Eli Lilly is putting more than US$4 million in additional funds into the Infectious Disease Research Institute (IDRI), the US-based not-for-profit that is a partner in the Lilly TB Drug Discovery Initiative.
The new funding of US$4.2 million will enable IDRI to continue its early-phase drug discovery efforts focused on identifying new and better therapies in the fight against tuberculosis, including multi-drug resistant strains (MDR-TB), through to 2016, Lilly said.
The company will also provide IDRI with more than US$1 million in kind in the form of volunteer time from Lilly scientists and access to the company’s drug discovery expertise, chemical libraries and research tools.
The additional commitments bring to more than US$20 million Lilly’s total support for early-stage TB drug discovery efforts through IDRI. In all, the company has put over US$170 million into R&D efforts against TB and MDR-TB, it notes.
Desperately needed
“Today’s TB drugs are decades old and must be taken for extended periods of time, which present challenges for patients and health care providers,” commented John Lechleiter, Eli Lilly’s chairman, president and chief executive officer. “More effective medicines with fewer side-effects are desperately needed.”
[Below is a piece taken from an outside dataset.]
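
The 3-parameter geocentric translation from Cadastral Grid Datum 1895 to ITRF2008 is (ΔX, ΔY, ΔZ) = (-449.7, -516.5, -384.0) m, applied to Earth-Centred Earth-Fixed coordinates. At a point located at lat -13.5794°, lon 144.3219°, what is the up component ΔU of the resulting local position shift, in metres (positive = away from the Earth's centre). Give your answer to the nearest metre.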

The Lilly TB Drug Discovery Initiative was launched in 2007 to accelerate early-stage drug discovery for tuberculosis by bringing together specialists from around the world to explore systematically private molecular libraries in search of new TB treatments.
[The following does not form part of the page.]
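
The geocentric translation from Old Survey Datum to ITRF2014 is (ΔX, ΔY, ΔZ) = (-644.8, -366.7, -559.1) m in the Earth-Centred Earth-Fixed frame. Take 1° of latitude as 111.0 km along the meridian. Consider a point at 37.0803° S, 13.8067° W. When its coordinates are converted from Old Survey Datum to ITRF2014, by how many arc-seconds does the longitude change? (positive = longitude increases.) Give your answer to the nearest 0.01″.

sin φ = -0.602934, cos φ = 0.797791, sin λ = -0.238647, cos λ = 0.971106.
East component: ΔE = −sin λ·ΔX + cos λ·ΔY = −(-0.238647)(-644.8) + (0.971106)(-366.7) = -509.98 m.
1° of latitude spans 111000 m; at latitude φ, 1° of longitude spans that × cos φ = 88554.8 m, so Δλ = -509.98 / 88554.8 × 3600 = -20.732″.

Δλ = -20.73″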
Located within IDRI's base in Seattle, the Initiative involves representatives of government agencies, philanthropic organisations, pharmaceutical companies, universities and other research institutions.
Seed funding
Lilly initially provided US$15 million to launch and support the effort for a five-year period, including US$9 million in kind (e.g., high-throughput screening, chemistry laboratories, research tools, scientific and technical expertise) plus $6 million in cash to seed the organisation.
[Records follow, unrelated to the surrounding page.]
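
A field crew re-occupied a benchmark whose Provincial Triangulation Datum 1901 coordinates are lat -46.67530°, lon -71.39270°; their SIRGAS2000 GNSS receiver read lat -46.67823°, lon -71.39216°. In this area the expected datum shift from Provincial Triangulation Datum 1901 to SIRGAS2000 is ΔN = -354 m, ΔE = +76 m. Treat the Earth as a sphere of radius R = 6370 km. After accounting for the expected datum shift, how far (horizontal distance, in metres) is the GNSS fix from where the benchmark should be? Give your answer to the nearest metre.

Observed coordinate differences: Δφ = -0.00293°, Δλ = +0.00054°.
Converting to metres (1° lat = 111177 m, cos φ = 0.686132): observed ΔN = -325.7 m, observed ΔE = 41.2 m.
Subtracting the expected shift leaves a residual of -325.7 − (-354) = 28.3 m north and 41.2 − (76) = -34.8 m east.
Residual distance = √(28.3² + (-34.8)²) = 44.8 m.

45 m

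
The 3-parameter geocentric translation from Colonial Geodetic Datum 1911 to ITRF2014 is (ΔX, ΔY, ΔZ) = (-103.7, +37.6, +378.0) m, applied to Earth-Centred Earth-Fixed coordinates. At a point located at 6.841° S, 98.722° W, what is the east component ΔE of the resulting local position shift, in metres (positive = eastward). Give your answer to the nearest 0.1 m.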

The company also provided access to a compound library that has now expanded to more than 800,000 compounds in total.
Screening molecules for potential activity against MDR-TB, a form of tuberculosis resistant to at least two first-line TB medicines, as part of the Lilly TB Drug Discovery Initiative is one strand of the consolidated Open Innovation Drug Discovery Platform announced by Lilly in September.